Since a couple of years we use a custom smart pointer to wrap pointers to QObjects, where the lifetime is managed by the QT object tree.

This is very useful for two reasons:
* In reviews it is clear that there is no explicit delete required, it eliminates the nowadays exceptional case of new() without delete(). * The pointer asserts that the object has actually a parent and is not leaked.

It has proven to be useful and disappointing that it is not available in all my QT projects. That's why I like to discuss to put it or anything similar into the QT source itself.

I have provided some more details in a QT bug here:
https://bugreports.qt.io/browse/QTBUG-141134

What do you think?

I have seen similar approaches in customer code before, but I don't quite see what parented_ptr itself brings to the table here?

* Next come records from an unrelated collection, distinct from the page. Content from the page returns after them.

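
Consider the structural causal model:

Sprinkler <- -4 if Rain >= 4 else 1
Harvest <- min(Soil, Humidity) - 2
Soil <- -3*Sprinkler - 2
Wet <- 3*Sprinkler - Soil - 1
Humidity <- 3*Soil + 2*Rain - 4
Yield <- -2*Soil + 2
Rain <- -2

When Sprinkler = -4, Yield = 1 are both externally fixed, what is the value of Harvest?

8

Setting Sprinkler = -4, Yield = 1 by intervention discards those variables' equations.
Soil = -3*Sprinkler - 2  [with Sprinkler=-4]  = 10
Humidity = 3*Soil + 2*Rain - 4  [with Soil=10, Rain=-2]  = 22
Harvest = min(Soil, Humidity) - 2  [with Soil=10, Humidity=22]  = 8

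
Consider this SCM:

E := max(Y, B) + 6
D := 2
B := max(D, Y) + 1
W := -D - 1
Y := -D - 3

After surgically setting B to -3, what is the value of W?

Under do(B=-3), the mechanism B := max(D, Y) + 1 is discarded; B is fixed at -3.
Since W is not a descendant of the intervened variable, it is unaffected.
W = -D - 1  [with D=2]  = -3

-3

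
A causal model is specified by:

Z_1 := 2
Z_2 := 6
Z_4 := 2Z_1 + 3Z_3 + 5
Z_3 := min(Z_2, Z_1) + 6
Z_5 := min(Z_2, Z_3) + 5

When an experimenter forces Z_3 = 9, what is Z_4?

The intervention breaks the incoming arrows to Z_3: Z_3 := min(Z_2, Z_1) + 6 no longer applies, and Z_3 = 9.
Z_4 = 2Z_1 + 3Z_3 + 5  [with Z_1=2, Z_3=9]  = 36

36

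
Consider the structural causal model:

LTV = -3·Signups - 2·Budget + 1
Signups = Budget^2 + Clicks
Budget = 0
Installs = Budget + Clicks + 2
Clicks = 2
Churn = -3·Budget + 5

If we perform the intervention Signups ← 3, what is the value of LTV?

-8

Under do(Signups=3), the mechanism Signups = Budget^2 + Clicks is discarded; Signups is fixed at 3.
LTV = -3·Signups - 2·Budget + 1  [with Signups=3, Budget=0]  = -8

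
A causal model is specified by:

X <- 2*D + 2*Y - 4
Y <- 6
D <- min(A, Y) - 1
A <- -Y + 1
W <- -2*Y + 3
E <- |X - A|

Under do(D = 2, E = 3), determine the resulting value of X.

12

The joint intervention fixes D = 2, E = 3, removing each variable's own equation.
X = 2*D + 2*Y - 4  [with D=2, Y=6]  = 12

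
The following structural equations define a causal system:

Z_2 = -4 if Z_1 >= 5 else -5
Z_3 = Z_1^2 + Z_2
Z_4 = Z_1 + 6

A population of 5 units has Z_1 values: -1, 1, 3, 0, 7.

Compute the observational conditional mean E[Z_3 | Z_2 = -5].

E[Z_3|Z_2=-5] averages over only the 4 units with Z_2=-5 (Z_1 = -1, 1, 3, 0): Z_3 = -4, -4, 4, -5, mean -2.25.

-2.25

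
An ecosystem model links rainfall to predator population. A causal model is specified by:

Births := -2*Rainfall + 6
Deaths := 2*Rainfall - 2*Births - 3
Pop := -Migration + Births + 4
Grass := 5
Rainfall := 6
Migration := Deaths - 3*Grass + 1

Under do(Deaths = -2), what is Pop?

14

Under do(Deaths=-2), the mechanism Deaths := 2*Rainfall - 2*Births - 3 is discarded; Deaths is fixed at -2.
Births = -2*Rainfall + 6  [with Rainfall=6]  = -6
Migration = Deaths - 3*Grass + 1  [with Deaths=-2, Grass=5]  = -16
Pop = -Migration + Births + 4  [with Migration=-16, Births=-6]  = 14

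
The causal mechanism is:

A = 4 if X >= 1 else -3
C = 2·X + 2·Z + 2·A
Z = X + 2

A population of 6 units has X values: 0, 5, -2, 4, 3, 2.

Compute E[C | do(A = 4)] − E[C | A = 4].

Under do(A=4), A's equation is replaced by A=4 for every unit. Per-unit C: 12, 32, 4, 28, 24, 20. Mean = 20.
Observing A=4 restricts to units where A's equation naturally yields 4: X ∈ {5, 4, 3, 2}. In that subpopulation C = 32, 28, 24, 20, mean 26.
Difference = 20 − 26 = -6.

-6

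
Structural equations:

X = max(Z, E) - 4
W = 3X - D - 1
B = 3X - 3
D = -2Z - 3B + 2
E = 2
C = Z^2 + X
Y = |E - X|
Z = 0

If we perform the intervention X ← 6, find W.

The intervention breaks the incoming arrows to X: X = max(Z, E) - 4 no longer applies, and X = 6.
B = 3X - 3  [with X=6]  = 15
D = -2Z - 3B + 2  [with Z=0, B=15]  = -43
W = 3X - D - 1  [with X=6, D=-43]  = 60

60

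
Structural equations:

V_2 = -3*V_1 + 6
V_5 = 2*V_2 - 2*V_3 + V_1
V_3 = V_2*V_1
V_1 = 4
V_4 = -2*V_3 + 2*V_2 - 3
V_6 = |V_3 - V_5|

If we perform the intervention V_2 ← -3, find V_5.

do(V_2=-3) replaces the equation V_2 = -3*V_1 + 6 with the constant V_2 = -3.
V_3 = V_2*V_1  [with V_2=-3, V_1=4]  = -12
V_5 = 2*V_2 - 2*V_3 + V_1  [with V_2=-3, V_3=-12, V_1=4]  = 22

22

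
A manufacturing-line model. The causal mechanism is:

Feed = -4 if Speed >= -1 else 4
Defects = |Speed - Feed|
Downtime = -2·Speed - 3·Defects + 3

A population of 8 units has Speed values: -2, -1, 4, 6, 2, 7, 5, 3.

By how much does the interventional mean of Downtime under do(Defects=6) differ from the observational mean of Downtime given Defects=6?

Every unit gets Defects=6 under the intervention. Downtime values become -11, -13, -23, -27, -19, -29, -25, -21; E[Downtime|do(Defects=6)] = -21.
E[Downtime|Defects=6] averages over only the 2 units with Defects=6 (Speed = -2, 2): Downtime = -11, -19, mean -15.
Difference = -21 − (-15) = -6.

-6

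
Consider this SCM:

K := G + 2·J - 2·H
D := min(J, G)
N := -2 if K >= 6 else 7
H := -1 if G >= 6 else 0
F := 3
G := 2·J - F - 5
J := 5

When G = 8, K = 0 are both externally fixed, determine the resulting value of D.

Setting G = 8, K = 0 by intervention discards those variables' equations.
D = min(J, G)  [with J=5, G=8]  = 5

5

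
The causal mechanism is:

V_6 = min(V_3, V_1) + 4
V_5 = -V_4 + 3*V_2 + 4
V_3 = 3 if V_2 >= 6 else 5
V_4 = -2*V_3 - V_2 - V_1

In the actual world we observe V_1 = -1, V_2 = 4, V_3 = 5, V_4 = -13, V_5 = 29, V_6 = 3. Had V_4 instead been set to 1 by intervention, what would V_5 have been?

Intervening sets V_4 = 1 and removes its equation (V_4 = -2*V_3 - V_2 - V_1).
V_5 = -V_4 + 3*V_2 + 4  [with V_4=1, V_2=4]  = 15

15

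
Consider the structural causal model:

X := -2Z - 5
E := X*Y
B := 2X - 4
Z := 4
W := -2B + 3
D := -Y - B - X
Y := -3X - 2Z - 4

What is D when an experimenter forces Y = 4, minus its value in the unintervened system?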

You can work around the "no naked new()" rule by creating a custom template function that creates the type explicitly and enforces a non-null parent. I don't understand why you need a new pointer type for that. And for monitoring the validity of pointers to QObjects, we already have QPointer.

As the "naked pointer" way of working is ingrained quite deeply into Qt, I don't quite see how you expect this to find a place in the current API either?

Perhaps it might be easier or better to add a make_child template method to QObject that returns a new instance of the template type, parented to the object you call it on? So you could do something like:

auto button = myDialog->make_child<QPushButton>(tr("Some button"));

instead of

auto button = new QPushButton(tr("Some button"), myDialog);

I think it should be possible to specialize these where needed (like in this case, where the expected parent is actually a QWidget, not a QObject), but I didn't try.